Why the U.S. doesn't stop Bad Chinese Imports.

By this point, many Americans have become aware of the Death Train of Chinese Imports. For those of you that haven't, the US is having a problem with imported goods that pose dangers to both people and pets by cutting corners on food (both human and pets), toys (by using lead) and other consumer goods such as tires (which can fail catastrophically and kill entire groups of people at a time). I think I know why the U.S. government isn't doing more about these import problems: they can't afford a fight with China right now.

It doesn't take a major in economics to realize that the U.S. is disturbingly close to entering a depression of the scale of the 1930s. Firstly, the USA is in the beginning of a housing collapse. Secondly, the American dollar has weakened as oil producing countries have started trading oil against the Euro, rather than the U.S. dollar. Thirdly, consumer debt for citizens has become maxed out for sizable portion of the population. Fourthly, manufacturing jobs, which pay relatively well even without a good education, continue to leave the U.S. Lastly, has a whopping 1.33 trillion dollar financial reserve with the United States.

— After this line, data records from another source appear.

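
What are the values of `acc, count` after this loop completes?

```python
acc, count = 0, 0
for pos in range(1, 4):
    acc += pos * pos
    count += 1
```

Sum of squares and count
`acc, count` takes the values: (0, 0) → (1, 0) → (1, 1) → (5, 1) → (5, 2) → (14, 2) → (14, 3)

Answer: 14, 3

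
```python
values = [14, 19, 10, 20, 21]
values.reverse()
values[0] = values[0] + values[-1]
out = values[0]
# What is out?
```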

The good news is that these problems are independently survivable. The bad news is that all of these problems are closely tied to one another. A person is unlikely to pay back unsecured debt when their credit score has already been destroyed by a foreclosure. A person that has been laid off can afford neither his home payment nor his unsecured debt. Consumers, dealing with a weakened dollar, will need to cut back on spending for all goods, particularly imported goods such as off-season fruits and veggies.

By now, the American housing collapse is pretty well known. Realtytrac reports over 1/2 a million foreclosures in the first half of 2007. Typical predictions for 2007 foreclosures is around 2 million.. Some people, such as Jim Cramer of Mad Money, claim that by the time the housing market disaster is over, as many as seven million people could lose their homes.

Most people aren't surprised to hear that barrels of oil are usually traded against U.S. dollars. The primary effects of this relationship are that the U.S. dollar remains precious as it can be traded for oi with oil producing nations and that the U.S. benefits from a defacto tax as part of the trading. Many oil producers are considering a change that would result in oil being traded against the Euro. Doing so will reduce world need for the U.S. dollar, resulting in a weakening of the dollar. The issue is complicated, and not all agree, but you can read up on the issue here, here, and most usefully, here.

American consumers haven't helped any. U.S. Citizens owe an all-time record of over 4 trillion dollars, of which 2.4 trillion is revolving debt like credit cards. Creditors usually have the option to arbitrarily raise the interest rate for these debts if payments are not paid correctly. Many creditors also reserve the right to change the rates for debt without cause, leaving open the possibility that rates can be changed even if a user does not default. A bank, facing a high foreclosure rate, will certainly be tempted to save itself by raising those rates that it can on it's other types of loans.

The loss of U.S. manufacturing has been a well known problem since the 1970s. The problem has continued to continue. USA today reported in 2002 that manufacturing jobs, which used to be 1/3 of U.S. jobs, is now down to 1/10 of U.S. jobs. The article goes on to state that over 80% of the workforce is now performing service level jobs. Manufacturing, though improved since 2002, has started to decline again.. The continued loss of manufacturing not only means less well paying jobs for americans; it also means an even wider trade gap as America imports more and has less to export.

Most of these jobs have indirectly gone to China, which since 1986 has moved from our 18th largest partner to our fourth, at $121 billion., despite today having a trade imbalance of 43%. This imbalance has given China a powerful surplus of 1.33 trillion dollars. That is a lot of money; so much, in fact, that it's more than Walmart sells in 3 1/2 years.

In all fairness, an anonymous Chinese bureaucrat has gone off the record stating that they will not use this surplus as a club while trading with the U.S. It's doubtful though that China would really keep the "Nuclear (trade) option" off the table if the U.S. became too pushy about trade with China. That seems to be a case of the left hand not knowing what the right hand is doing, as China is threatening to collapse the U.S. dollar over fights of currency manipulation.

There is a slim glimmer of hope, though. Though China could only effectively destroy America's vulnerable economy at a high cost to itself. America is one of China's largest trading partners and a depression in the U.S. would hurt China almost as much as us. Additionally, any other economy that has a trading relationship with the U.S. (read: nearly everyone) would dip into recession or depression too, further restricting China's exports.

But only the most slim of glimmers, as the central banks are already trying to mitigate the collapse of banking that was triggered by the bad U.S. subprime mortgages. The central banks have already lent nearly $300 billion dollars to banks in the US, Europe, Australia, Canada and Japan. It remains to be seen how much more money will need to be injected to mitigate the ongoing disaster.